Ах, Ростан, не надо меня благодарить ни за то, что я так вам аплодировал, ни за то, что я страстно защищал вас от ваших врагов, которых уже почти не осталось!..
К счастью, уж не знаю по какому случаю, возле меня в первом ряду балкона пустует восемь кресел, и это меня почему-то утешает. (Все-таки это преувеличение. Возможно, никто никогда еще не сказал ни слова правды!)
Входит Сара Бернар:
– …Мне удалось посмотреть последнее действие. Как это прекрасно! Я гримировалась у себя в уборной, и сын рассказывал мне все, акт за актом. Я поторопилась умереть и вот все-таки поспела сюда. О, что со мной! Смотрите на мои слезы. Смотрите! Смотрите! Я плачу. – И все смотрят, и каждому из нас хочется сказать: «Да нет же, мадам! Уверяю вас!» – Потом она бросается к Коклену, берет его голову обеими руками, как суповую миску, и она его пьет, и она его ест. – Кок! – говорит она. – О, мой великий Кок!

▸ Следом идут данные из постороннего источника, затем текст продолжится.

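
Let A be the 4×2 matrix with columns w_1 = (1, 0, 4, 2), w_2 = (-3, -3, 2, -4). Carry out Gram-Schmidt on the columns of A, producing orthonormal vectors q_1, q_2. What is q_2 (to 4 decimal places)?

q_1 = w_1/‖w_1‖ = (1, 0, 4, 2)/4.5826 = (0.2182, 0.0000, 0.8729, 0.4364).
r_{12} = q_1·w_2 = -0.6547.
u_2 = w_2 + 0.6547·q_1 = (-2.8571, -3.0000, 2.5714, -3.7143).
‖u_2‖ = 6.1296, so q_2 = (-0.4661, -0.4894, 0.4195, -0.6060).

q_2 = (-0.4661, -0.4894, 0.4195, -0.6060)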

И она уже написала ему знаменитое письмо, которое цитирует «Фигаро», – шедевр на пергаменте из крокодиловой кожи…
…– Ростан! – И она берет Ростана себе. Она его никому не отдаст, берет все так же за голову, но на этот раз – как чашу с шампанским, или, еще лучше, как чашу Идеала.

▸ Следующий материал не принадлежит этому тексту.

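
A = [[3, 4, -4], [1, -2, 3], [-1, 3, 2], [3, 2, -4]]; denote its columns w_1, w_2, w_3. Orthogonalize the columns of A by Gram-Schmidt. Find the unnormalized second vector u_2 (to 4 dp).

u_2 = (2.0500, -2.6500, 3.6500, 0.0500)

w_1 = (3, 1, -1, 3); ‖w_1‖ = 4.4721, so q_1 = (0.6708, 0.2236, -0.2236, 0.6708).
q_1·w_2 = 0.6708·4 + 0.2236·(-2) + (-0.2236)·3 + 0.6708·2 = 2.9069.
u_2 = w_2 − 2.9069·q_1 = (2.0500, -2.6500, 3.6500, 0.0500).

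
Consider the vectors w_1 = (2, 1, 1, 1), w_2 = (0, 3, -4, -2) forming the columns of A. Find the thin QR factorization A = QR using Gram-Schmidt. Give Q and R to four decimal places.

w_1 = (2, 1, 1, 1); ‖w_1‖ = 2.6458, so q_1 = (0.7559, 0.3780, 0.3780, 0.3780).
q_1·w_2 = 0.7559·0 + 0.3780·3 + 0.3780·(-4) + 0.3780·(-2) = -1.1339.
u_2 = w_2 + 1.1339·q_1 = (0.8571, 3.4286, -3.5714, -1.5714).
‖u_2‖ = 5.2644, so q_2 = (0.1628, 0.6513, -0.6784, -0.2985).

Q = [[0.7559, 0.1628], [0.3780, 0.6513], [0.3780, -0.6784], [0.3780, -0.2985]], R = [[2.6458, -1.1339], [0.0000, 5.2644]]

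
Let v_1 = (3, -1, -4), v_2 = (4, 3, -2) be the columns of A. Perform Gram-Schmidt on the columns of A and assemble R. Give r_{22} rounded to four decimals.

r_{22} = 4.2290

v_1 = (3, -1, -4); ‖v_1‖ = 5.0990, so e_1 = (0.5883, -0.1961, -0.7845).
e_1·v_2 = 0.5883·4 + (-0.1961)·3 + (-0.7845)·(-2) = 3.3340.
u_2 = v_2 − 3.3340·e_1 = (2.0385, 3.6538, 0.6154).
r_{22} = ‖u_2‖ = 4.2290.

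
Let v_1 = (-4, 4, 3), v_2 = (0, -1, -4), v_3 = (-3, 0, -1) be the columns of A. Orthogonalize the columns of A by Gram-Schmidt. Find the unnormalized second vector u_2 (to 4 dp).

q_1 = v_1/‖v_1‖ = (-4, 4, 3)/6.4031 = (-0.6247, 0.6247, 0.4685).
r_{12} = q_1·v_2 = -2.4988.
u_2 = v_2 + 2.4988·q_1 = (-1.5610, 0.5610, -2.8293).

u_2 = (-1.5610, 0.5610, -2.8293)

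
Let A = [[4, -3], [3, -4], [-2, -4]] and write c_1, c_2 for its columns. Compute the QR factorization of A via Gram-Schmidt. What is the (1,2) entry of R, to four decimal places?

r_{12} = -2.9711

c_1 = (4, 3, -2); ‖c_1‖ = 5.3852, so e_1 = (0.7428, 0.5571, -0.3714).
r_{12} = e_1·c_2 = -2.9711.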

…– Мне не приходилось присутствовать при подобном триумфе со времени войны, – говорит какой-то военный.
– Но войну мы ведь как будто проиграли? – говорю я. – Да, после этого остается только выбросить свое перо.
– Нет, нет, не надо!
– Ничего, у меня их полный ящик…
* У Леона Блюма. Среда враждебная Ростану. Так как я говорю женщинам: «Это ваш поэт, вы должны его обожать», – какая-то чернявая дамочка, красивый еврейский вороненок, отвечает: «Вы так думаете?» И она начинает говорить, впрочем довольно умно, о нелепых ростановских стихах в «Ревю де Пари» и о гениальном Мюссе.
– Вы обязаны, – говорит мне Блюм, – повлиять на Ростана… Не позволяйте ему писать ничего, кроме пьес… Он вас слушается… Во всяком случае, пусть не печатает. Он себя губит. Нельзя так разочаровывать публику.
* – Я никогда не даю кучеру больше тридцати пяти су, – сказала она, – зато я очень изящно с ним раскланиваюсь.
* Фраза, которая вибрирует одно мгновение, как слишком натянутая проволока.
* Говорить курсивом.
* Черное на черном, как ворон в ночи.